Peguei a caneca, já me sentando, e comecei a soprá-lo. Dava para sentir, ao tocá-lo, o quão quente estava. O cheiro de hortelã e chocolate subia e fervia meu nariz de forma agradável. Era ótimo.
Dei meu primeiro gole, deliciando-me com a sensação de alívio que saia de meus ombros aos poucos, e fiz uma pequena reverência. Ela riu.
“Tão bom assim?”
“Excelente.” E tomei mais um grande gole.
“Quer falar agora?”
Silêncio. Meus olhos encaravam a fumaça que seguia o teto.
“Eu encontrei.”
Não precisava dizer mais nada, ela sabia do que eu falava. Mesmo assim, um toque corajoso e muito determinado a mudou. Ela encarava a situação com um pouco de raiva. Eu preferia isso. Pelo menos a raiva não te deixa em coma mental.
“Quer que eu a mande para a China?”
“Não. Já está mais do que na hora de eu encarar aquilo.”
Silêncio novamente, até ela interromper, alvoroçada com as palavras, mas não do jeito alegre de sempre; e sim o jeito mais necessitado que eu já ouvira.

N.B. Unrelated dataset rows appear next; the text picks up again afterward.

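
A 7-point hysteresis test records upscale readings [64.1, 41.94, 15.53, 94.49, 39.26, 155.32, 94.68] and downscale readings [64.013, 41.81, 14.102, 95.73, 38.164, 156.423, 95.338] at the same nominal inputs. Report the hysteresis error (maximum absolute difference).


|64.1 - 64.013| = 0.0870
|41.94 - 41.81| = 0.1300
|15.53 - 14.102| = 1.4280
|94.49 - 95.73| = 1.2400
|39.26 - 38.164| = 1.0960
|155.32 - 156.423| = 1.1030
|94.68 - 95.338| = 0.6580
hysteresis = max(diffs) = 1.4280

1.4280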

“Jannie, você superou. Quero dizer, você finalmente voltou a dançar. Oh deus, você voltou! Não deixe a tristeza te afundar de novo... por mim. Pelos seus pés. Eles devem agradecer por você enfim usá-los novamente.” Uma pausa. Ela encara meu rosto mais duramente, a dor nos olhos de cristal. “Esqueça-o.”
E naquela hora, senti-me uma verdadeira ingrata. Sam se preocupava comigo, e olha o que eu a dava de retorno: mais preocupação. Nunca tinha notado o quanto lhe causei. Ela ajudava-me, e eu só dei a ela mais peso. Agora, iria fazer isso por nós duas.
E foi o que eu fiz. Quando entrava em casa e não me importava com as luzes, disparando para o meu quarto, pegando a mala, fechando ela e enfiando no sótão. As minhas melhores fotos foram daquela época. Não ia poder trancar o passado desse jeito, eu sabia que não, mas algo me impedia de jogá-lo pela janela, simplesmente. Um dia, ah é, um dia eu riria de tudo aquilo. Re-abriria aquela mala com um sorriso no meio do rosto, espirrando contra a poeira que iria se formar, e lembraria de tudo aquilo. Eu não posso afirmar quem estaria ao meu lado, mas ia acontecer.
Depois de terminado, tomei um banho. A ausente mãe que possuía ainda não havia chego, como sempre. Meu pescoço pinicava, sentia a ausência de algo que eu não me recordava. Lembrei-me da promessa que fizera à Sam, que iria voltar ao estúdio amanhã, e eu duvidava drasticamente que eu o faria. Empolei-me na cama depois da maratona de lição de casa de Biologia e desejei dormir muito profundamente, para afastar os pesadelos que viriam.